The turbine torque shaft (18) is connected to bearing systems (16) left and right sides, and extends outward from the pressure management disc (22).

The turbine compartments are formed by placing together discs to form working units. The discs are cast having a left and right pattern. For example, Ventilated Disc (20) (FIG. 2), as shown in FIG. 1, is put together with power management disc (22) (FIG. 4) to form the left and right compartments within the turbine. Simple Disc (24) (FIG. 3), together with another ventilated disc (20), forms the center compartment of the Turbine.

FIGS. 2, 3 and 4, are drawings of individual discs (20, 22, and 24) showing the details of each.

FIG. 2, Ventilated Disc (20) has collector blades (26) that are placed at a calculated curve extending away from the center, to receive inlet pressure. regulator blades (28), also cast into the disc, regulate inlet pressure as the cycle begins within the compartments. They continue the cycling process as energy and momentum increases, and allows direct and indirect outlet pressure to cycle through the units.

ventilation holes (30) work naturally with pressure to help form a balance between compartments as centrifugal momentum is expanding outward from center.

FIG. 3 shows simple disc (24) that is used to form the center compartment of FIG. 1. It shows ventilation holes (30) that are aligned with adjacent (to the left) Ventilated Disc (20).

FIG. 4 shows Pressure Management Disc (22) that forms the outside left and right compartments, along with Ventilated Disc (20) on the inside.
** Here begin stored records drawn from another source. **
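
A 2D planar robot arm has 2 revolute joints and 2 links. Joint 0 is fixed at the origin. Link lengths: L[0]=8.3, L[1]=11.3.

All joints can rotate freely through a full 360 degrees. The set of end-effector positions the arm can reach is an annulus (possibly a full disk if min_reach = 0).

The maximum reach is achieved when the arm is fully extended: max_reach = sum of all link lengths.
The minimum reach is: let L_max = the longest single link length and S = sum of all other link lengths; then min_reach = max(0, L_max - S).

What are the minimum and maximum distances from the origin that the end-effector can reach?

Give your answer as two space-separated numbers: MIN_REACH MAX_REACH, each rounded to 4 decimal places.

Link lengths: [8.3, 11.3]
max_reach = 8.3 + 11.3 = 19.6
L_max = max([8.3, 11.3]) = 11.3
S (sum of others) = 19.6 - 11.3 = 8.3
min_reach = max(0, 11.3 - 8.3) = max(0, 3) = 3

Answer: 3.0000 19.6000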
This disc has Pressure Management Blades (32) that keep pressure away from the bushings and bearings by forcing the pressure back into the center of the Inlet Compartment of Disc (20).

Description of turbine embodiment of FIG. 1:

#10 Turbine Block Casing
#12 Power Inlets
#14 Power Outlets
#16 Bearings
#18 Power shaft
#20 Ventilated Disc
#22 Pressure Management Disc
#24 Simple Disc
#26 Collector Blades
#28 Regulator Blades
#32 Pressure Management Blade

Claims

1. A ventilated power turbine disc (20) able to cycle the inlet power through the center of the ventilated disc unit comprising collector blades (26) with a curve which extends to the periphery of the ventilated power turbine disc, that are cast into the ventilated disc.

2. A ventilated power turbine disc as in claim 1, wherein the ventilated turbine powered disc has a center of ventilated disc (20) including eight regulator blades (28) that are placed between and just extending into inlet compartments, and are cast into the ventilated disc (20).

3. A ventilated power turbine disc according to claim 2, wherein ventilation holes (30) are placed between the regulator blades (28) and work with the process of transferring pressure into adjacent disc units.

4. A ventilated power turbine disc according to claim 1 wherein the power turbine disc includes a simple disc (24) having ventilation holes (30) to transfer pressure naturally within the operating process.

5. A ventilated power turbine disc according to claim 1 wherein the power turbine disc includes pressure management blades (32) being cast into the pressure management disc (22) having a curve to align the pressure collector blades (26) on ventilated disc (20) to perform the function of keeping the pressure focused to the center of ventilated disc (20) in the inlet compartment.

6. A ventilated power turbine disc according to claim 1 wherein the ventilated power turbine disc is mounted in a turbine unit including at least one inlet port (12) and outlet port (14) placed at the center of each compartment.

7. A ventilated power turbine disc according to claim 6 wherein the inlet port (12) are positioned at an angle to pressurize the compartments within the turbine.

8. A ventilated power turbine disc according to claim 5 wherein the ventilated power turbine disc is connected to a torque shaft to connect to the pressure management disc (22).